You all know that old party game where one person in a room tells something to another person, then that person tells it to someone else, and so on, and so on, until we get to the last person in the room and it’s interesting to see how garbled the message has become? I’m currently dealing with a situation in real life that’s sort of like that, and it’s not funny at all.
I’m waiting now on a phone call to set a face to face meeting with a person who may have become an unwitting victim of incorrectly relayed messaging. A phone call to me last night tried to involve me in an impossible situation. But I made another phone call this morning to a person with authority over the situation, and he helped me see through the smoke of misunderstanding currently clouding things.
Hopefully the phone call I’m waiting for comes through today. If it doesn’t, I’ll try to track down the person tomorrow. I really need to have a face to face with him. He needs to see through the smoke, too.
This morning’s yard work included some much needed pruning of a big fig tree in my back yard. There is much more to be done on that tree, including cutting off some big dead branches and one that is very much alive but is growing onto my roof.
My small handsaw was able to handle some of the smaller branches today, but to deal with the bigger branches I’ve ordered a bigger saw.
The City of San Antonio has scheduled a Brush Collection Day for next Monday. Hopefully I’ll be able to get some of those big branches off the tree and hauled around to the front curb in time for the City to haul them away.
Once again all my bank accounts gave me good numbers when I checked them this morning. That does help me face the day ahead with confidence. Though I expect 2021 to be a rough year, financially, for most folks (and I expect it to get a lot rougher than most of them suspect, and soon) I seem to have structured my situation well enough to make it through without needing to make any hard choices.
This morning’s health metrics, on the other hand, were mixed. While my BP remains stable and very good, the bathroom scales did not treat me so kindly. Due to last night’s insomnia I’m sure, I’m three pound higher than yesterday. Time has proven that for me, it’s impossible to lose weight if I don’t sleep well. Here’s hoping that I sleep better Sunday night than I did Saturday night. My body will thank me if I do.

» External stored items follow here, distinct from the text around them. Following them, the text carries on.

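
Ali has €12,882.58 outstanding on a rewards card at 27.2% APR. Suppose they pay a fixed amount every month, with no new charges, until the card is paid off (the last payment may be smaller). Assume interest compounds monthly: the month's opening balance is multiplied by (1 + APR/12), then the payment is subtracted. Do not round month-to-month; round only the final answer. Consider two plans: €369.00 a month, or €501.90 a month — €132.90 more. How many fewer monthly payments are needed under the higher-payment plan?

Monthly rate r = 27.2%/12 = 2.26667% = 0.0226667.
At €369.00/mo: n = ⌈−ln(1 − rB₀/P)/ln(1+r)⌉ = 70 payments (last €338.14); total interest = total paid − €12,882.58 = €12,916.56.
At €501.90/mo: 39 payments (last €450.11); total interest €6,639.73.
Payments saved = 70 − 39 = 31.

31 fewer payments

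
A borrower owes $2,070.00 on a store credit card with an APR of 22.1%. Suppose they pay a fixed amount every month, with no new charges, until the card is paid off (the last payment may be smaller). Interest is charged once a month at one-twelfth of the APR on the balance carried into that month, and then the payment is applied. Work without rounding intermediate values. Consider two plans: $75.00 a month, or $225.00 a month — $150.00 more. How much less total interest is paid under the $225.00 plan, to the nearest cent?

$628.34

Monthly rate r = 22.1%/12 = 1.84167% = 0.0184167.
At $75.00/mo: n = ⌈−ln(1 − rB₀/P)/ln(1+r)⌉ = 39 payments (last $67.54); total interest = total paid − $2,070.00 = $847.54.
At $225.00/mo: 11 payments (last $39.20); total interest $219.20.
Interest saved = $847.54 − $219.20 = $628.34.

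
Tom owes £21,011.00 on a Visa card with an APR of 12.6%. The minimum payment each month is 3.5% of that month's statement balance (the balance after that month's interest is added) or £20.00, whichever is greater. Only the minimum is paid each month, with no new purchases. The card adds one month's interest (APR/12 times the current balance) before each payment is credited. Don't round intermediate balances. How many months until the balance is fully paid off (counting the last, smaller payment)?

178 months

Monthly rate r = 12.6%/12 = 1.05% = 0.0105.
While 3.5% of the post-interest balance exceeds £20.00, each month B ← (B·(1+r))·(1 − 0.035), i.e. B shrinks by the factor (1+r)·0.965 = 0.97513.
This holds for months 1–144. Entering month 145 the balance is £559.25; 3.5% of the post-interest balance is now below £20.00, so the flat £20.00 minimum applies from here.
From month 145 a fixed £20.00 at rate r clears £559.25 in 34 more payments. Total: 144 + 34 = 178 months.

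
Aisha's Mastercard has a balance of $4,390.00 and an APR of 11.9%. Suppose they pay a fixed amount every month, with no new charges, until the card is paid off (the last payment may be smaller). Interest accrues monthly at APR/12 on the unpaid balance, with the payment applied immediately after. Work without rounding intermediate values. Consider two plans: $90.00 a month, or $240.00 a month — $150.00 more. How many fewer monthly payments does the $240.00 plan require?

Monthly rate r = 11.9%/12 = 0.991667% = 0.00991667.
At $90.00/mo: n = ⌈−ln(1 − rB₀/P)/ln(1+r)⌉ = 67 payments (last $89.53); total interest = total paid − $4,390.00 = $1,639.53.
At $240.00/mo: 21 payments (last $68.19); total interest $478.19.
Payments saved = 67 − 21 = 46.

46 fewer payments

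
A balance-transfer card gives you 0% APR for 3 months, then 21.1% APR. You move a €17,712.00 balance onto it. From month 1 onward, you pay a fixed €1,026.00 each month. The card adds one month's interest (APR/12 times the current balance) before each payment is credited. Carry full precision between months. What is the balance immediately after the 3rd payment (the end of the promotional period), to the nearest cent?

€14,634.00

Promo months 1–3 at r₀ = 0%/12 = 0; months 4+ at r₁ = 21.1%/12 = 0.0175833.
After month 3 (no interest yet): B = €17,712.00 − 3·€1,026.00 = €14,634.00.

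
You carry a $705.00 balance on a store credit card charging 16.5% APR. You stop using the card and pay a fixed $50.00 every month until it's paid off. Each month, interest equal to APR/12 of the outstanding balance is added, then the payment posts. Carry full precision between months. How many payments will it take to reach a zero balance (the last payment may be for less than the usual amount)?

Monthly rate r = 16.5%/12 = 1.375% = 0.01375.
Recurrence: B ← B·(1+r) − $50.00.
Month 1: interest $9.69; balance after payment $664.69.
Month 2: interest $9.14; balance after payment $623.83.
Closed form: n = −ln(1 − rB₀/P)/ln(1+r) = −ln(0.80612)/ln(1.01375) ≈ 15.781, so the balance reaches zero during payment 16.

16 payments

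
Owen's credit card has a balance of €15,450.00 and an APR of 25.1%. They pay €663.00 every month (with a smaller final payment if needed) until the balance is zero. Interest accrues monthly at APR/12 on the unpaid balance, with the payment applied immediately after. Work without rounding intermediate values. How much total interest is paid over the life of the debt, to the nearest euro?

€5,956

Monthly rate r = 25.1%/12 = 2.09167% = 0.0209167.
Payoff takes n = ⌈−ln(1 − rB₀/P)/ln(1+r)⌉ = ⌈32.284⌉ = 33 payments; the last is €189.66.
Total paid = 32·€663.00 + €189.66 = €21,405.66.
Total interest = total paid − principal = €21,405.66 − €15,450.00 = €5,955.66.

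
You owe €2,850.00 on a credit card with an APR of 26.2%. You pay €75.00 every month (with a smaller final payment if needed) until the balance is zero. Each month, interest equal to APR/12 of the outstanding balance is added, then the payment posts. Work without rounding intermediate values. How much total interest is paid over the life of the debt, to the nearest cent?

€3,296.32

Monthly rate r = 26.2%/12 = 2.18333% = 0.0218333.
Payoff takes n = ⌈−ln(1 − rB₀/P)/ln(1+r)⌉ = ⌈81.950⌉ = 82 payments; the last is €71.32.
Total paid = 81·€75.00 + €71.32 = €6,146.32.
Total interest = total paid − principal = €6,146.32 − €2,850.00 = €3,296.32.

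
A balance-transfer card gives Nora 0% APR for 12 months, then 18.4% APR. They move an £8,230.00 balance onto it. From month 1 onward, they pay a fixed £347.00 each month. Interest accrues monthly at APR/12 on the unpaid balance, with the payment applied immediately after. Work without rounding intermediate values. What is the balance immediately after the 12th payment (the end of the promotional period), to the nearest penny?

£4,066.00

Promo months 1–12 at r₀ = 0%/12 = 0; months 13+ at r₁ = 18.4%/12 = 0.0153333.
After month 12 (no interest yet): B = £8,230.00 − 12·£347.00 = £4,066.00.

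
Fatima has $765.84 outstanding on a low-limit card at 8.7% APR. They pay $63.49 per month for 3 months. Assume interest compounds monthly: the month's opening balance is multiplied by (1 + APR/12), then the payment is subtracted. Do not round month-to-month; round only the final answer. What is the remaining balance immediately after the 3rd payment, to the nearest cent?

Monthly rate r = 8.7%/12 = 0.725% = 0.00725.
Each month: B ← B·(1+r) − $63.49.
Month 1: interest $5.55; balance after payment $707.90.
Month 2: interest $5.13; balance after payment $649.54.
Month 3: interest $4.71; balance after payment $590.76.

$590.76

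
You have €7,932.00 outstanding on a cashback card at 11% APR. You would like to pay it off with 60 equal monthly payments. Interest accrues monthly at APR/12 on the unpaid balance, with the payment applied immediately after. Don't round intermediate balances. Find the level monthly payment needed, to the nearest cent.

€172.46

Monthly rate r = 11%/12 = 0.916667% = 0.00916667.
Level-payment amortization: P = B₀·r / (1 − (1+r)^(−n)) = 7932.00·0.00916667 / (1 − 1.00917^(−60)).
Denominator 1 − (1+r)^(−60) = 0.42160281.
P = 72.71 / 0.42160281 ≈ 172.46.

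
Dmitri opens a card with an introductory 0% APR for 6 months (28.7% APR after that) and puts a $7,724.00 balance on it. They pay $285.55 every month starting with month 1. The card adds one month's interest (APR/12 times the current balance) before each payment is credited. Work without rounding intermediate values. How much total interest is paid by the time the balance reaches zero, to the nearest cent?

$2,447.70

Promo months 1–6 at r₀ = 0%/12 = 0; months 7+ at r₁ = 28.7%/12 = 0.0239167.
After month 6 (no interest yet): B = $7,724.00 − 6·$285.55 = $6,010.70.
Then at r₁ with $285.55/mo: n₂ = −ln(1 − r₁·B/P)/ln(1+r₁) ≈ 29.62 → 30 more payments.
Total paid = 35·$285.55 + $177.45 = $10,171.70; interest = $10,171.70 − $7,724.00 = $2,447.70.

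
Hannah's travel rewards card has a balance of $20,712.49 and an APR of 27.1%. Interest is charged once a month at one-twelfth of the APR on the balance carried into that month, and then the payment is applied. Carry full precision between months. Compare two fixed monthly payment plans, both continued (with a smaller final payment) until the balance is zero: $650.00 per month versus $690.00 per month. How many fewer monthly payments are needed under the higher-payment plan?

Monthly rate r = 27.1%/12 = 2.25833% = 0.0225833.
At $650.00/mo: n = ⌈−ln(1 − rB₀/P)/ln(1+r)⌉ = 57 payments (last $612.61); total interest = total paid − $20,712.49 = $16,300.12.
At $690.00/mo: 51 payments (last $505.61); total interest $14,293.12.
Payments saved = 57 − 51 = 6.

6 fewer payments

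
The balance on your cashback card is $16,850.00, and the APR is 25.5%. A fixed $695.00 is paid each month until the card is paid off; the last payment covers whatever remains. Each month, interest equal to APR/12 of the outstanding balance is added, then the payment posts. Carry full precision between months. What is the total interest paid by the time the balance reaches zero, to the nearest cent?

$7,082.04

Monthly rate r = 25.5%/12 = 2.125% = 0.02125.
Payoff takes n = ⌈−ln(1 − rB₀/P)/ln(1+r)⌉ = ⌈34.432⌉ = 35 payments; the last is $302.04.
Total paid = 34·$695.00 + $302.04 = $23,932.04.
Total interest = total paid − principal = $23,932.04 − $16,850.00 = $7,082.04.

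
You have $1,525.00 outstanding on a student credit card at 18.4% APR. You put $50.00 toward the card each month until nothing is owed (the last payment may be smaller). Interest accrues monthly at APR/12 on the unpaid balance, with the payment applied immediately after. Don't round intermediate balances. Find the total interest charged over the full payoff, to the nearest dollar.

$547

Monthly rate r = 18.4%/12 = 1.53333% = 0.0153333.
Payoff takes n = ⌈−ln(1 − rB₀/P)/ln(1+r)⌉ = ⌈41.433⌉ = 42 payments; the last is $21.75.
Total paid = 41·$50.00 + $21.75 = $2,071.75.
Total interest = total paid − principal = $2,071.75 − $1,525.00 = $546.75.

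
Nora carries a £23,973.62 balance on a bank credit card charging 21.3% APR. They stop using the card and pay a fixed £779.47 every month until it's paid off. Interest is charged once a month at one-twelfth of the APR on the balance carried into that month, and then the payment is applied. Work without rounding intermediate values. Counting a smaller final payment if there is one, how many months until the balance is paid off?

Monthly rate r = 21.3%/12 = 1.775% = 0.01775.
Recurrence: B ← B·(1+r) − £779.47.
Month 1: interest £425.53; balance after payment £23,619.68.
Month 2: interest £419.25; balance after payment £23,259.46.
Closed form: n = −ln(1 − rB₀/P)/ln(1+r) = −ln(0.45408)/ln(1.01775) ≈ 44.872, so the balance reaches zero during payment 45.

45 months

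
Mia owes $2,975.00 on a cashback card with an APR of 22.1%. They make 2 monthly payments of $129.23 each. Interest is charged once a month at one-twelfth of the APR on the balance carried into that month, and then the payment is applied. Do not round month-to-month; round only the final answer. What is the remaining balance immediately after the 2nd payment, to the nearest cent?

$2,824.75

Monthly rate r = 22.1%/12 = 1.84167% = 0.0184167.
Each month: B ← B·(1+r) − $129.23.
Month 1: interest $54.79; balance after payment $2,900.56.
Month 2: interest $53.42; balance after payment $2,824.75.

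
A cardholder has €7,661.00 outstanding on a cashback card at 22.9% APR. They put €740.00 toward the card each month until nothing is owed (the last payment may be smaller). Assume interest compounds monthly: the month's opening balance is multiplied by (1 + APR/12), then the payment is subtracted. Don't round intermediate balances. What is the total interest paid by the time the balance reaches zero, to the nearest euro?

Monthly rate r = 22.9%/12 = 1.90833% = 0.0190833.
Payoff takes n = ⌈−ln(1 − rB₀/P)/ln(1+r)⌉ = ⌈11.644⌉ = 12 payments; the last is €477.79.
Total paid = 11·€740.00 + €477.79 = €8,617.79.
Total interest = total paid − principal = €8,617.79 − €7,661.00 = €956.79.

€957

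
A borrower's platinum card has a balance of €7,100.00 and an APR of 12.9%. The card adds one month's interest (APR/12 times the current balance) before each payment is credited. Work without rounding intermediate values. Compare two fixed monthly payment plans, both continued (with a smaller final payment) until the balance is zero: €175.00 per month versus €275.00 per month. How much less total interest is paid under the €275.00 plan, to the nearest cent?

€1,015.93

Monthly rate r = 12.9%/12 = 1.075% = 0.01075.
At €175.00/mo: n = ⌈−ln(1 − rB₀/P)/ln(1+r)⌉ = 54 payments (last €102.44); total interest = total paid − €7,100.00 = €2,277.44.
At €275.00/mo: 31 payments (last €111.51); total interest €1,261.51.
Interest saved = €2,277.44 − €1,261.51 = €1,015.93.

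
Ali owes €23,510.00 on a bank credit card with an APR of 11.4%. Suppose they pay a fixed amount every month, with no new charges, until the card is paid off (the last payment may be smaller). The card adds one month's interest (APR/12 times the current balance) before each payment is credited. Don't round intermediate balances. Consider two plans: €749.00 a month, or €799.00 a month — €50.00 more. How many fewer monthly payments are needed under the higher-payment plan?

Monthly rate r = 11.4%/12 = 0.95% = 0.0095.
At €749.00/mo: n = ⌈−ln(1 − rB₀/P)/ln(1+r)⌉ = 38 payments (last €337.78); total interest = total paid − €23,510.00 = €4,540.78.
At €799.00/mo: 35 payments (last €539.71); total interest €4,195.71.
Payments saved = 38 − 35 = 3.

3 fewer payments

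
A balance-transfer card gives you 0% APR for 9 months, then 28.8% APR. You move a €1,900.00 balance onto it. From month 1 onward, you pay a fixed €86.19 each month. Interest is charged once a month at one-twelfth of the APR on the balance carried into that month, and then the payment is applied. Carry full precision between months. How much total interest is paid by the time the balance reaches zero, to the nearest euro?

Promo months 1–9 at r₀ = 0%/12 = 0; months 10+ at r₁ = 28.8%/12 = 0.024.
After month 9 (no interest yet): B = €1,900.00 − 9·€86.19 = €1,124.29.
Then at r₁ with €86.19/mo: n₂ = −ln(1 − r₁·B/P)/ln(1+r₁) ≈ 15.83 → 16 more payments.
Total paid = 24·€86.19 + €71.97 = €2,140.53; interest = €2,140.53 − €1,900.00 = €240.53.

€241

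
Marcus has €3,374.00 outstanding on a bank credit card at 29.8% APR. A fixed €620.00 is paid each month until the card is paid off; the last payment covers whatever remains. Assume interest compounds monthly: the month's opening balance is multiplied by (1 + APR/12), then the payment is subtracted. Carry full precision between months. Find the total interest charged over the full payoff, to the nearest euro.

Monthly rate r = 29.8%/12 = 2.48333% = 0.0248333.
Payoff takes n = ⌈−ln(1 − rB₀/P)/ln(1+r)⌉ = ⌈5.919⌉ = 6 payments; the last is €570.25.
Total paid = 5·€620.00 + €570.25 = €3,670.25.
Total interest = total paid − principal = €3,670.25 − €3,374.00 = €296.25.

€296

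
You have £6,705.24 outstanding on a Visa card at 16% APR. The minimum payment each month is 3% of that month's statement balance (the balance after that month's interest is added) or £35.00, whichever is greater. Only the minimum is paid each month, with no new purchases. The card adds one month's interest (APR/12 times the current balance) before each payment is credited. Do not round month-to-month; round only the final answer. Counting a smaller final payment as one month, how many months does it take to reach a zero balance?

146 months

Monthly rate r = 16%/12 = 1.33333% = 0.0133333.
While 3% of the post-interest balance exceeds £35.00, each month B ← (B·(1+r))·(1 − 0.03), i.e. B shrinks by the factor (1+r)·0.97 = 0.98293.
This holds for months 1–103. Entering month 104 the balance is £1,138.66; 3% of the post-interest balance is now below £35.00, so the flat £35.00 minimum applies from here.
From month 104 a fixed £35.00 at rate r clears £1,138.66 in 43 more payments. Total: 103 + 43 = 146 months.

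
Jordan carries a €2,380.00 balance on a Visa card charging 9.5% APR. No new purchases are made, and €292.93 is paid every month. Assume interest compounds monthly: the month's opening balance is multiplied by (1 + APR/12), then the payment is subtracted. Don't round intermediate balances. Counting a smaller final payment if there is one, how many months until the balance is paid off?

9 payments

Monthly rate r = 9.5%/12 = 0.791667% = 0.00791667.
Recurrence: B ← B·(1+r) − €292.93.
Month 1: interest €18.84; balance after payment €2,105.91.
Month 2: interest €16.67; balance after payment €1,829.65.
Closed form: n = −ln(1 − rB₀/P)/ln(1+r) = −ln(0.93568)/ln(1.00792) ≈ 8.431, so the balance reaches zero during payment 9.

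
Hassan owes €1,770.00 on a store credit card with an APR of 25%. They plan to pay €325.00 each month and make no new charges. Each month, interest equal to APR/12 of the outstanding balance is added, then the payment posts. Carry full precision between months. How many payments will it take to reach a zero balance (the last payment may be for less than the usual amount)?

Monthly rate r = 25%/12 = 2.08333% = 0.0208333.
Recurrence: B ← B·(1+r) − €325.00.
Month 1: interest €36.88; balance after payment €1,481.88.
Month 2: interest €30.87; balance after payment €1,187.75.
Month 3: interest €24.74; balance after payment €887.49.
Month 4: interest €18.49; balance after payment €580.98.
Month 5: interest €12.10; balance after payment €268.09.
Month 6: interest €5.59; balance after payment €0.00.

6 months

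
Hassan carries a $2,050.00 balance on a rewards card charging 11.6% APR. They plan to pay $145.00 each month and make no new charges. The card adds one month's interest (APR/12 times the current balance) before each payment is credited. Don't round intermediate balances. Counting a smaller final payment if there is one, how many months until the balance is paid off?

Monthly rate r = 11.6%/12 = 0.966667% = 0.00966667.
Recurrence: B ← B·(1+r) − $145.00.
Month 1: interest $19.82; balance after payment $1,924.82.
Month 2: interest $18.61; balance after payment $1,798.42.
Closed form: n = −ln(1 − rB₀/P)/ln(1+r) = −ln(0.86333)/ln(1.00967) ≈ 15.276, so the balance reaches zero during payment 16.

16 payments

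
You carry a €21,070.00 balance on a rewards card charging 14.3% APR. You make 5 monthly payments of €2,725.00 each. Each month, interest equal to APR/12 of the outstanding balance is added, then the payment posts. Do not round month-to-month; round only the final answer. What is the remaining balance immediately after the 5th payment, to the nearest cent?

Monthly rate r = 14.3%/12 = 1.19167% = 0.0119167.
Each month: B ← B·(1+r) − €2,725.00.
Month 1: interest €251.08; balance after payment €18,596.08.
Month 2: interest €221.60; balance after payment €16,092.69.
Month 3: interest €191.77; balance after payment €13,559.46.
Month 4: interest €161.58; balance after payment €10,996.04.
Month 5: interest €131.04; balance after payment €8,402.08.

€8,402.08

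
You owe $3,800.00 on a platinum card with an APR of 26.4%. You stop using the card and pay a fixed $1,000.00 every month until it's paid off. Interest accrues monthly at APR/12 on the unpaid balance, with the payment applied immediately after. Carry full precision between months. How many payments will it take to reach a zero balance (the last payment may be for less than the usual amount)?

Monthly rate r = 26.4%/12 = 2.2% = 0.022.
Recurrence: B ← B·(1+r) − $1,000.00.
Month 1: interest $83.60; balance after payment $2,883.60.
Month 2: interest $63.44; balance after payment $1,947.04.
Month 3: interest $42.83; balance after payment $989.87.
Month 4: interest $21.78; balance after payment $11.65.
Month 5: interest $0.26; balance after payment $0.00.

5 payments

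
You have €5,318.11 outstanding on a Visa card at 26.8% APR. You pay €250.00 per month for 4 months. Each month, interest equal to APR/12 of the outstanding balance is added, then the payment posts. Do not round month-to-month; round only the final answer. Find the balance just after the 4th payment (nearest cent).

€4,775.35

Monthly rate r = 26.8%/12 = 2.23333% = 0.0223333.
Each month: B ← B·(1+r) − €250.00.
Month 1: interest €118.77; balance after payment €5,186.88.
Month 2: interest €115.84; balance after payment €5,052.72.
Month 3: interest €112.84; balance after payment €4,915.57.
Month 4: interest €109.78; balance after payment €4,775.35.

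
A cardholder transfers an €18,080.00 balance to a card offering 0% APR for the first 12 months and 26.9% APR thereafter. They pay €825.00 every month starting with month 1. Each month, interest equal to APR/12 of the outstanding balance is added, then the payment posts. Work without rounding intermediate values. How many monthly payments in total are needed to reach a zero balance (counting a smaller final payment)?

24 payments

Promo months 1–12 at r₀ = 0%/12 = 0; months 13+ at r₁ = 26.9%/12 = 0.0224167.
After month 12 (no interest yet): B = €18,080.00 − 12·€825.00 = €8,180.00.
Then at r₁ with €825.00/mo: n₂ = −ln(1 − r₁·B/P)/ln(1+r₁) ≈ 11.34 → 12 more payments.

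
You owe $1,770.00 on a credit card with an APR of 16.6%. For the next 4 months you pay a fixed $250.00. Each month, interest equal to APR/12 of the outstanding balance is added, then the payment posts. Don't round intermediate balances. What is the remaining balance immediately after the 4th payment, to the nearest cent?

Monthly rate r = 16.6%/12 = 1.38333% = 0.0138333.
Each month: B ← B·(1+r) − $250.00.
Month 1: interest $24.49; balance after payment $1,544.48.
Month 2: interest $21.37; balance after payment $1,315.85.
Month 3: interest $18.20; balance after payment $1,084.05.
Month 4: interest $15.00; balance after payment $849.05.

$849.05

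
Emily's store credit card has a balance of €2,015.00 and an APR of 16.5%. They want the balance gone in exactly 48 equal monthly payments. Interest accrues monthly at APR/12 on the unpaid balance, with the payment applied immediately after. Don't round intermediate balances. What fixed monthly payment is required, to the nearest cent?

€57.62

Monthly rate r = 16.5%/12 = 1.375% = 0.01375.
Level-payment amortization: P = B₀·r / (1 − (1+r)^(−n)) = 2015.00·0.01375 / (1 − 1.01375^(−48)).
Denominator 1 − (1+r)^(−48) = 0.480819499.
P = 27.7063 / 0.480819499 ≈ 57.62.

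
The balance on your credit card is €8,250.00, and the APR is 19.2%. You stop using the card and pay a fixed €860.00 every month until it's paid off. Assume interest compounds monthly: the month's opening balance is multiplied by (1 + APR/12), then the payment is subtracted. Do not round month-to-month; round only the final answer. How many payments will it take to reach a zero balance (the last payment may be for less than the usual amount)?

11 payments

Monthly rate r = 19.2%/12 = 1.6% = 0.016.
Recurrence: B ← B·(1+r) − €860.00.
Month 1: interest €132.00; balance after payment €7,522.00.
Month 2: interest €120.35; balance after payment €6,782.35.
Closed form: n = −ln(1 − rB₀/P)/ln(1+r) = −ln(0.84651)/ln(1.016) ≈ 10.498, so the balance reaches zero during payment 11.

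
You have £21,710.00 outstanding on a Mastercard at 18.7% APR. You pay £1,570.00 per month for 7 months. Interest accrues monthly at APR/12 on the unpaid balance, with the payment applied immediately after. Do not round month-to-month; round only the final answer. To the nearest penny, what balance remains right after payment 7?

Monthly rate r = 18.7%/12 = 1.55833% = 0.0155833.
Each month: B ← B·(1+r) − £1,570.00.
Month 1: interest £338.31; balance after payment £20,478.31.
Month 2: interest £319.12; balance after payment £19,227.43.
Month 3: interest £299.63; balance after payment £17,957.06.
Month 4: interest £279.83; balance after payment £16,666.89.
Month 5: interest £259.73; balance after payment £15,356.62.
Month 6: interest £239.31; balance after payment £14,025.93.
Month 7: interest £218.57; balance after payment £12,674.50.

£12,674.50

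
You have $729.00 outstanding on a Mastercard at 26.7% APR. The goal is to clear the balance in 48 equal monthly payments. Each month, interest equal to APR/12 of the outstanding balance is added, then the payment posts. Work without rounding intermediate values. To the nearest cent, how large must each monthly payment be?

$24.87

Monthly rate r = 26.7%/12 = 2.225% = 0.02225.
Level-payment amortization: P = B₀·r / (1 − (1+r)^(−n)) = 729.00·0.02225 / (1 − 1.02225^(−48)).
Denominator 1 − (1+r)^(−48) = 0.652257096.
P = 16.2203 / 0.652257096 ≈ 24.87.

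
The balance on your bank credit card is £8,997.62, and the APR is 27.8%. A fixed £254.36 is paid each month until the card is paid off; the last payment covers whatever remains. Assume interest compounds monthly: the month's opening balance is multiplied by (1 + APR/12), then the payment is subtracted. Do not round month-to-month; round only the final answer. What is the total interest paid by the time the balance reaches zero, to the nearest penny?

Monthly rate r = 27.8%/12 = 2.31667% = 0.0231667.
Payoff takes n = ⌈−ln(1 − rB₀/P)/ln(1+r)⌉ = ⌈74.750⌉ = 75 payments; the last is £191.34.
Total paid = 74·£254.36 + £191.34 = £19,013.98.
Total interest = total paid − principal = £19,013.98 − £8,997.62 = £10,016.36.

£10,016.36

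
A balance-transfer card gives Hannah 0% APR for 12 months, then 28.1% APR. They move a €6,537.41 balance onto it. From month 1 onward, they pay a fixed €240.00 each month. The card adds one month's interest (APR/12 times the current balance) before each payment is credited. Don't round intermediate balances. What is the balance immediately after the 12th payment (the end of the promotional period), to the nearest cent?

Promo months 1–12 at r₀ = 0%/12 = 0; months 13+ at r₁ = 28.1%/12 = 0.0234167.
After month 12 (no interest yet): B = €6,537.41 − 12·€240.00 = €3,657.41.

€3,657.41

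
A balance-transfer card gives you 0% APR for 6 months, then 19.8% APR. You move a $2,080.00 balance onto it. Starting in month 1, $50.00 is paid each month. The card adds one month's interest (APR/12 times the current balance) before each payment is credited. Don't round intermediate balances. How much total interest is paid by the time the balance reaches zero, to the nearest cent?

$924.76

Promo months 1–6 at r₀ = 0%/12 = 0; months 7+ at r₁ = 19.8%/12 = 0.0165.
After month 6 (no interest yet): B = $2,080.00 − 6·$50.00 = $1,780.00.
Then at r₁ with $50.00/mo: n₂ = −ln(1 − r₁·B/P)/ln(1+r₁) ≈ 54.09 → 55 more payments.
Total paid = 60·$50.00 + $4.76 = $3,004.76; interest = $3,004.76 − $2,080.00 = $924.76.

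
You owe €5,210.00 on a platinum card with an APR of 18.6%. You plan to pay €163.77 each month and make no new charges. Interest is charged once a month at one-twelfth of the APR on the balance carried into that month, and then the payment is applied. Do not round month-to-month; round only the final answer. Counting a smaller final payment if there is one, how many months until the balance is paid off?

45 payments

Monthly rate r = 18.6%/12 = 1.55% = 0.0155.
Recurrence: B ← B·(1+r) − €163.77.
Month 1: interest €80.76; balance after payment €5,126.98.
Month 2: interest €79.47; balance after payment €5,042.68.
Closed form: n = −ln(1 − rB₀/P)/ln(1+r) = −ln(0.5069)/ln(1.0155) ≈ 44.174, so the balance reaches zero during payment 45.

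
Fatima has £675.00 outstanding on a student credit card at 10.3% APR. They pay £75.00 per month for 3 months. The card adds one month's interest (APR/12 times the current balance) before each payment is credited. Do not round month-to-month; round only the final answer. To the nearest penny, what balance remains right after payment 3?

Monthly rate r = 10.3%/12 = 0.858333% = 0.00858333.
Each month: B ← B·(1+r) − £75.00.
Month 1: interest £5.79; balance after payment £605.79.
Month 2: interest £5.20; balance after payment £535.99.
Month 3: interest £4.60; balance after payment £465.59.

£465.59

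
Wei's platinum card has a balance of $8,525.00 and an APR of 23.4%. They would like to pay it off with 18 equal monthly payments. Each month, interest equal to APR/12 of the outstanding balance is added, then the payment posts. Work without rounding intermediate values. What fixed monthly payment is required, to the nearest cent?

Monthly rate r = 23.4%/12 = 1.95% = 0.0195.
Level-payment amortization: P = B₀·r / (1 − (1+r)^(−n)) = 8525.00·0.0195 / (1 − 1.0195^(−18)).
Denominator 1 − (1+r)^(−18) = 0.293633884.
P = 166.238 / 0.293633884 ≈ 566.14.

$566.14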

That my brain starts to shut down, my mental acuity noticeably dims in the evening about two hours before bedtime. And it’s interesting how that correlates to the two hours it usually takes me to become fully awake in the morning.
Sylvia wants me to give her a wake up call at seven o’clock in the morning on her work days. In order for me to do that in a responsible way, in order for me to be fully awake when I do that, I set my first alarm for five o’clock in the morning. My second alarm is set for six o’clock, just in case, but I’m always starting to rouse myself with that first alarm.
That morning routine has been natural for me for years. But it’s only recently, over the last few months, that I’ve noticed a similar pattern to my evenings. Though I like to think of ten o’clock at night as my “bed time,” it’s sometimes eleven o’clock before head actually hits pillow. But my eyelids start getting really heavy by nine o’clock most evenings. And doing anything that requires much thought after that is a risky proposition.